7) When describing and discussing their analysis the authors could make it clearer whether tracking was done in 2D or 3D. If I interpret Figure 1 and Figure 2 correctly, all tracking of nuclei was done in 2D using max projection or similar. This should be made clearer in the manuscript.

We thank the reviewers for pointing out this confusion. All tracking was carried out in 3D and we have added the phrase, “in 3 dimensions”, when mentioning the tracking pipeline in subsection “Generating image sets with high temporal resolution”. We also added “volume” instead of region in the caption reference to Figure 1C to clarify further this point.

8) Could the authors explain better what they assume led to the difference between their data, that nuclei do not correlate speed of neighbors and the finding that blocking of apical nuclear migration slows all other nuclear movements as seen in Leung et al., 2011 in retinal tissue and Kosodo et al., in the neocortex.

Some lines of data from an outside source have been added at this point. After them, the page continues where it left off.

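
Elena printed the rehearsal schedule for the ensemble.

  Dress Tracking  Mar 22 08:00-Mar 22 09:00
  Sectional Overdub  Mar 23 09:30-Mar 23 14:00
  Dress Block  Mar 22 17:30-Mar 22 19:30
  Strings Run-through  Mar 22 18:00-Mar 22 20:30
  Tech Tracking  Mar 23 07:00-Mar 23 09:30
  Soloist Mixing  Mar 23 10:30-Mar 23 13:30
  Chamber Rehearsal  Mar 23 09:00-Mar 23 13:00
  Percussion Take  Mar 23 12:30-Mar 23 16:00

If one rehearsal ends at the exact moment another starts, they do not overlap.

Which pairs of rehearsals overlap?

Chamber Rehearsal & Percussion Take, Chamber Rehearsal & Sectional Overdub, Chamber Rehearsal & Soloist Mixing, Chamber Rehearsal & Tech Tracking, Dress Block & Strings Run-through, Percussion Take & Sectional Overdub, Percussion Take & Soloist Mixing, Sectional Overdub & Soloist Mixing

Sorted by start: Dress Tracking, Dress Block, Strings Run-through, Tech Tracking, Chamber Rehearsal, Sectional Overdub, Soloist Mixing, Percussion Take.
Dress Block starts after Dress Tracking ends, so Dress Tracking has no further overlaps.
Strings Run-through starts before Dress Block ends → Dress Block and Strings Run-through overlap.
Tech Tracking starts after Dress Block ends, so Dress Block has no further overlaps.
Tech Tracking starts after Strings Run-through ends, so Strings Run-through has no further overlaps.
Chamber Rehearsal starts before Tech Tracking ends → Tech Tracking and Chamber Rehearsal overlap.
Sectional Overdub starts exactly when Tech Tracking ends (back-to-back, no overlap), so Tech Tracking has no further overlaps.
Sectional Overdub starts before Chamber Rehearsal ends → Chamber Rehearsal and Sectional Overdub overlap.
Soloist Mixing starts before Chamber Rehearsal ends → Chamber Rehearsal and Soloist Mixing overlap.
Percussion Take starts before Chamber Rehearsal ends → Chamber Rehearsal and Percussion Take overlap.
Soloist Mixing starts before Sectional Overdub ends → Sectional Overdub and Soloist Mixing overlap.
Percussion Take starts before Sectional Overdub ends → Sectional Overdub and Percussion Take overlap.
Percussion Take starts before Soloist Mixing ends → Soloist Mixing and Percussion Take overlap.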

Blocking of nuclear migration removes the source of new nuclei at the apical surface by blocking G2 apical movement and mitosis. This would lead to a flattening of the concentration gradient (as in Figure 4A,B). The decrease in the slope of the concentration gradient would lead to a reduced collective diffusion, consistent with a decrease in the slope of the MSD graph, seen in Leung et al., 2011, as it measures the collective movement of nuclei. Therefore, our model is consistent with the observations in Leung et al. and Kosodo et al.

9) The relation between IKNM and molecular motors and cytoskeletal elements the authors mention in the later part of their model is not very clear. Could they add some speculation on how they expect this to work? What cytoskeletal element and what type of motors are they referring to. The earlier study by Norden et al., 2009, that this study is building on, showed that no difference between velocity distributions or MSD exists for the stochastic part of motion during IKNM independently of whether microtubules are present or not. How does this fit with the authors interpretation that the stochastic motion is also driven by cytoskeletal elements? Also, it should be added how stochastic motor dependent transport could work in this scenario, as usually actin as well as microtubule dependent motors have a defined directionality.

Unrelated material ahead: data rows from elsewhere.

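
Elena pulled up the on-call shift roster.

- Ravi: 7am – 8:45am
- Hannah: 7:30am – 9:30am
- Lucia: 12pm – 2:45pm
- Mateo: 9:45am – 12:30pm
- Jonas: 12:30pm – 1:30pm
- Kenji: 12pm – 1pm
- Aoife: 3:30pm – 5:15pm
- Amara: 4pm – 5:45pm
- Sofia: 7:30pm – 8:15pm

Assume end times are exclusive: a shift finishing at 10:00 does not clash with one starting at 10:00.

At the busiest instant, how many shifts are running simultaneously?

3

Sweep the timeline, counting +1 at each start and −1 at each end (ends before starts at a tie):
7am start Ravi → 1
7:30am start Hannah → 2
8:45am end Ravi → 1
9:30am end Hannah → 0
9:45am start Mateo → 1
12pm start Kenji → 2
12pm start Lucia → 3
12:30pm end Mateo → 2
12:30pm start Jonas → 3
1pm end Kenji → 2
1:30pm end Jonas → 1
2:45pm end Lucia → 0
3:30pm start Aoife → 1
4pm start Amara → 2
5:15pm end Aoife → 1
5:45pm end Amara → 0
7:30pm start Sofia → 1
8:15pm end Sofia → 0
Peak is 3, at 12pm (Kenji, Lucia, Mateo).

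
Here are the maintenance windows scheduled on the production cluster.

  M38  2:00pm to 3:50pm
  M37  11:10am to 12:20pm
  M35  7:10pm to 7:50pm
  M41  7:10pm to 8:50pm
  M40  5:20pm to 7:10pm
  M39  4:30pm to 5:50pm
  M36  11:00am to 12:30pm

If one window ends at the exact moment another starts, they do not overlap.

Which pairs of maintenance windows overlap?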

We have added the following paragraph to the Discussion section to discuss this issue further:

“Furthermore, disparate observations seem to agree with such an interpretation. For example, a microtubule cage was observed around RPC nuclei (Norden et al., 2009) and myosin was also shown to surround nuclei (Leung et al., 2011). Disruption of microtubule motor (dynactin-1) functionality either by mutation (Del Bene et al., 2008) or introduction of a dominant negative allele (Norden et al., 2009) leads to a more basal positioning of nuclei and occasional bursts of basal movement. A conjecture consistent with these observations would be that during G1 and S phases actomyosin based forces push the nucleus basally, as also seen in mouse telencephalon (Schenk et al., 2009), while microtubule motors push it apically, leading to a stochastic movement in both directions. Finally, in G2 concentration of myosin at the basal side of the nucleus leads to its rapid apical migration (Leung et al., 2011).”

We would like to point out that our microscopic interpretations based on forces involved in RPC IKNM is only a first step in exploring the contribution of cytoskeletal elements in the stochastic migration of nuclei. We acknowledge the need for further studies in this area immediately after the above paragraph.